Summary: Leading index growth rate up a little in December, still negative; reflects “high degree of uncertainty” around near-term outlook; strong reopening forces from December quarter currently impacted by omicron spread; reading implies annual GDP growth of around 2.50% during June/September quarters; Westpac raises December quarter GDP forecast to 2.6%, cuts March quarter to zero.
Westpac and the Melbourne Institute describe their Leading Index as a composite measure which attempts to estimate the likely pace of Australian economic growth in the short-term. After reaching a peak in early 2018, the index trended lower through 2018 and 2019 before plunging to recessionary levels in the second quarter of 2020. Subsequent readings were markedly higher but more-recent readings have steadily declined.
The December reading of the six month annualised growth rate of the indicator registered -0.15%, up a little from November’s -0.19%. This latest report marks the fourth consecutive month of negative readings for the index.
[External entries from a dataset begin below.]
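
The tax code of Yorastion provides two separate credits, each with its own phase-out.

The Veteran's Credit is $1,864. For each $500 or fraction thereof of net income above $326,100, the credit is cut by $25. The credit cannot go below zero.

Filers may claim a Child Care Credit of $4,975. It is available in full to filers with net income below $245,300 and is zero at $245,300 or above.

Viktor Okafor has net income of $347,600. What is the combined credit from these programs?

$789

Veteran's Credit: income exceeds $326,100 by $21,500, which is 43 full-or-partial $500 increments; reduction = 43 × $25 = $1,075, leaving $789.
Child Care Credit: $347,600 meets or exceeds the $245,300 cutoff, so the credit is $0.
Total: $789 + $0 = $789.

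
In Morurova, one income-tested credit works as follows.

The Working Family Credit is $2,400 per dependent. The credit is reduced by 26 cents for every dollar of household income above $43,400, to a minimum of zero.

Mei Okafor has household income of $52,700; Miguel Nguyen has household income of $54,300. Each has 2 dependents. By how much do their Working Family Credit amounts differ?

Mei ($52,700): Working Family Credit: base = 2 × $2,400 = $4,800. 26% of the $9,300 excess over $43,400 is $2,418; credit = $4,800 − $2,418 = $2,382.
Miguel ($54,300): Working Family Credit: base = 2 × $2,400 = $4,800. 26% of the $10,900 excess over $43,400 is $2,834; credit = $4,800 − $2,834 = $1,966.
Difference: |$2,382 − $1,966| = $416.

$416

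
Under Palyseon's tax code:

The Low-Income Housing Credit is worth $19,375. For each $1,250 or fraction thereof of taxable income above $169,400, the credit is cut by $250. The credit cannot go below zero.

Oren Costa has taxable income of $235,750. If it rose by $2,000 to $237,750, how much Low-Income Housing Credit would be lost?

$250

At $235,750 — income exceeds $169,400 by $66,350, which is 54 full-or-partial $1,250 increments; reduction = 54 × $250 = $13,500, leaving $5,875.
At $237,750 — income exceeds $169,400 by $68,350, which is 55 full-or-partial $1,250 increments; reduction = 55 × $250 = $13,750, leaving $5,625.
Lost: $5,875 − $5,625 = $250.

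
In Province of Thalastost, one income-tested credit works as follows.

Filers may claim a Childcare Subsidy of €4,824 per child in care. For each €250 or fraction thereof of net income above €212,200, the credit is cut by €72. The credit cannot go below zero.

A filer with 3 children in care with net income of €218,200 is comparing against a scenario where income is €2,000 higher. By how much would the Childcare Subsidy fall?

At €218,200 — base = 3 × €4,824 = €14,472. income exceeds €212,200 by €6,000, which is 24 full-or-partial €250 increments; reduction = 24 × €72 = €1,728, leaving €12,744.
At €220,200 — base = 3 × €4,824 = €14,472. income exceeds €212,200 by €8,000, which is 32 full-or-partial €250 increments; reduction = 32 × €72 = €2,304, leaving €12,168.
Lost: €12,744 − €12,168 = €576.

€576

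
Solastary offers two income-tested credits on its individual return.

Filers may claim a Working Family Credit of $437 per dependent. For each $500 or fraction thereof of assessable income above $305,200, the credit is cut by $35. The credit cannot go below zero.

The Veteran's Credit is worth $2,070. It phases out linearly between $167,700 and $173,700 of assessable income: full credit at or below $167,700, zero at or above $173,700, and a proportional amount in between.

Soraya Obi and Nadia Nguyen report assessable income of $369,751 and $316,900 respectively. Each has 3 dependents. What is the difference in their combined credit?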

“The Index growth rate remains in slight negative territory in December, consistent with the high degree of uncertainty around the near-term outlook as the strong reopening forces we saw in the December quarter are impacted by the current spectacular spread of Omicron,” said Westpac Chief Economist Bill Evans.
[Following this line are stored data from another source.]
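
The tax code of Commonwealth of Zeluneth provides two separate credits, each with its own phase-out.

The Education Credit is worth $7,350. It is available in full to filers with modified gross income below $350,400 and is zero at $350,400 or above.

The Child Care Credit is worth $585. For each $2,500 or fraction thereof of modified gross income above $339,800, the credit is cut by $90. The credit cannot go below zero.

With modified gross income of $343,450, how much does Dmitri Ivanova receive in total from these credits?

$7,755

Education Credit: $343,450 is below the $350,400 cutoff, so the full $7,350 applies.
Child Care Credit: income exceeds $339,800 by $3,650, which is 2 full-or-partial $2,500 increments; reduction = 2 × $90 = $180, leaving $405.
Total: $7,350 + $405 = $7,755.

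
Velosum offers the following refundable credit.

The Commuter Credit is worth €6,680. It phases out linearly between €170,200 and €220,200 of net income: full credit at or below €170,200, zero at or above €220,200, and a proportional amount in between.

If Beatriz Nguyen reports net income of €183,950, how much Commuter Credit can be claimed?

€4,843

Commuter Credit: €183,950 is €13,750 into a €50,000 phase-out range, leaving 36,250/50,000 of the credit: €6,680 × 36,250/50,000 = €4,843.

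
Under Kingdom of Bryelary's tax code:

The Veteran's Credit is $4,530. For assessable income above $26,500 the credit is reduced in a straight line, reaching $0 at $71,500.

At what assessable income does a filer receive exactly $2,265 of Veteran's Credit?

$2,265 is 2,265/4,530 of the full $4,530, so 2,265/4,530 of the $45,000 range has been used: income = $26,500 + $45,000 × 2,265/4,530 = $49,000.

$49,000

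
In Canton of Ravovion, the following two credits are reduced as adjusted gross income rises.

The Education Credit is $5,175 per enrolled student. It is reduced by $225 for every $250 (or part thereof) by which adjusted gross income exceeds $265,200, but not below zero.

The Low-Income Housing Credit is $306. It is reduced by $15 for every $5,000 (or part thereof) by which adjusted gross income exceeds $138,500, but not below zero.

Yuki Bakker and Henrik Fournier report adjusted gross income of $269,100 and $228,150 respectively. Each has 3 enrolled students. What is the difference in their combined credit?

Yuki ($269,100): Education Credit: base = 3 × $5,175 = $15,525. income exceeds $265,200 by $3,900, which is 16 full-or-partial $250 increments; reduction = 16 × $225 = $3,600, leaving $11,925. Low-Income Housing Credit: income exceeds $138,500 by $130,600 → 27 increments × $15 = $405 ≥ base, so the credit is $0. total $11,925 + $0 = $11,925
Henrik ($228,150): Education Credit: base = 3 × $5,175 = $15,525. $228,150 is at or below the $265,200 threshold, so the full $15,525 applies. Low-Income Housing Credit: income exceeds $138,500 by $89,650, which is 18 full-or-partial $5,000 increments; reduction = 18 × $15 = $270, leaving $36. total $15,525 + $36 = $15,561
Difference: |$11,925 − $15,561| = $3,636.

$3,636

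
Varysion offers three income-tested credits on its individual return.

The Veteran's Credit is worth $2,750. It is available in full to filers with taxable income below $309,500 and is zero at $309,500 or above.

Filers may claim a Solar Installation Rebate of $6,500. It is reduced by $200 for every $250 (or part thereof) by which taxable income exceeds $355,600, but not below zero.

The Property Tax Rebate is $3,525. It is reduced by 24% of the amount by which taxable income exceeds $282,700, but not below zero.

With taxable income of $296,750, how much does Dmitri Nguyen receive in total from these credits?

$9,403

Veteran's Credit: $296,750 is below the $309,500 cutoff, so the full $2,750 applies.
Solar Installation Rebate: $296,750 is at or below the $355,600 threshold, so the full $6,500 applies.
Property Tax Rebate: 24% of the $14,050 excess over $282,700 is $3,372; credit = $3,525 − $3,372 = $153.
Total: $2,750 + $6,500 + $153 = $9,403.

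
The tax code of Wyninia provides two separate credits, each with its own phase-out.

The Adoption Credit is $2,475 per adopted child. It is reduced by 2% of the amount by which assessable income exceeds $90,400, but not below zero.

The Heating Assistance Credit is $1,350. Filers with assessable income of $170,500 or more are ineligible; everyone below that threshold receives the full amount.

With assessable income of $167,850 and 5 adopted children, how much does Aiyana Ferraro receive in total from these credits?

$12,176

Adoption Credit: base = 5 × $2,475 = $12,375. 2% of the $77,450 excess over $90,400 is $1,549; credit = $12,375 − $1,549 = $10,826.
Heating Assistance Credit: $167,850 is below the $170,500 cutoff, so the full $1,350 applies.
Total: $10,826 + $1,350 = $12,176.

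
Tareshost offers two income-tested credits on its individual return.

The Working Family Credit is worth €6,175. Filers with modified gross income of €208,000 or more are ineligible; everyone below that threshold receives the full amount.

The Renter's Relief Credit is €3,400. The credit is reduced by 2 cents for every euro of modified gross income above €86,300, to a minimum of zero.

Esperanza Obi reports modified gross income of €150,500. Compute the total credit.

Working Family Credit: €150,500 is below the €208,000 cutoff, so the full €6,175 applies.
Renter's Relief Credit: 2% of the €64,200 excess over €86,300 is €1,284; credit = €3,400 − €1,284 = €2,116.
Total: €6,175 + €2,116 = €8,291.

€8,291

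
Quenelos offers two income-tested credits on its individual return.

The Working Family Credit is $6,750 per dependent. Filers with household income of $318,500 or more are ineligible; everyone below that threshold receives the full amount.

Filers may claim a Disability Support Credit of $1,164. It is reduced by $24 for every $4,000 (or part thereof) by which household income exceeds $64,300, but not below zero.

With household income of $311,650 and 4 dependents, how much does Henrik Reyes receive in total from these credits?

Working Family Credit: base = 4 × $6,750 = $27,000. $311,650 is below the $318,500 cutoff, so the full $27,000 applies.
Disability Support Credit: income exceeds $64,300 by $247,350 → 62 increments × $24 = $1,488 ≥ base, so the credit is $0.
Total: $27,000 + $0 = $27,000.

$27,000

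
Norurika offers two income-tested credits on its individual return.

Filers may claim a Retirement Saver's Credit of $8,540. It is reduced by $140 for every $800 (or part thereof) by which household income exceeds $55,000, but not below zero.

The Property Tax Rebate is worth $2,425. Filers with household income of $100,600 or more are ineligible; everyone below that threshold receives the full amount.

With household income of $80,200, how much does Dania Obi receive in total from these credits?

$6,485

Retirement Saver's Credit: income exceeds $55,000 by $25,200, which is 32 full-or-partial $800 increments; reduction = 32 × $140 = $4,480, leaving $4,060.
Property Tax Rebate: $80,200 is below the $100,600 cutoff, so the full $2,425 applies.
Total: $4,060 + $2,425 = $6,485.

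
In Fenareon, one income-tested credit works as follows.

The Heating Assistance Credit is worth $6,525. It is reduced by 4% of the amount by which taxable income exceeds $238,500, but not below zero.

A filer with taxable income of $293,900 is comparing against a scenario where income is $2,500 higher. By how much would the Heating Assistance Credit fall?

At $293,900 — 4% of the $55,400 excess over $238,500 is $2,216; credit = $6,525 − $2,216 = $4,309.
At $296,400 — 4% of the $57,900 excess over $238,500 is $2,316; credit = $6,525 − $2,316 = $4,209.
Lost: $4,309 − $4,209 = $100.

$100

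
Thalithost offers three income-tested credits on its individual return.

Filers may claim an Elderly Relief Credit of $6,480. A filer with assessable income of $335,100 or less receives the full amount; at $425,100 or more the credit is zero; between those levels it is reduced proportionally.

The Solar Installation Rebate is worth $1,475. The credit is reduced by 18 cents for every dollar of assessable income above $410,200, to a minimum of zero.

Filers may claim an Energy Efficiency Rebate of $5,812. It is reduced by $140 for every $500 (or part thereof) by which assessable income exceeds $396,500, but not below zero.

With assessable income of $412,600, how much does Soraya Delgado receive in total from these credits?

Elderly Relief Credit: $412,600 is $77,500 into a $90,000 phase-out range, leaving 12,500/90,000 of the credit: $6,480 × 12,500/90,000 = $900.
Solar Installation Rebate: 18% of the $2,400 excess over $410,200 is $432; credit = $1,475 − $432 = $1,043.
Energy Efficiency Rebate: income exceeds $396,500 by $16,100, which is 33 full-or-partial $500 increments; reduction = 33 × $140 = $4,620, leaving $1,192.
Total: $900 + $1,043 + $1,192 = $3,135.

$3,135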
Index figures represent rates relative to “trend” GDP growth, which is generally thought to be around 2.75% per annum. The index is said to lead GDP by up to nine months, so theoretically the current reading represents an annual GDP growth rate of around 2.50% in the second or third quarters of 2022.
Domestic Treasury bond yields generally moved lower on the day, despite substantial rises in US Treasury yields overnight. By the close of business, the 2-year ACGB yield had lost 3bps to 1.52% and the 10-year yield had shed 8bps to 1.98%. The 20-year yield finished unchanged at 2.56%.
Westpac has recently raised its GDP growth forecast for the December quarter from 2.2% to 2.6% on the back of retail sales figures from October and November. However, the bank also cut its March quarter forecast from 2.3% to zero.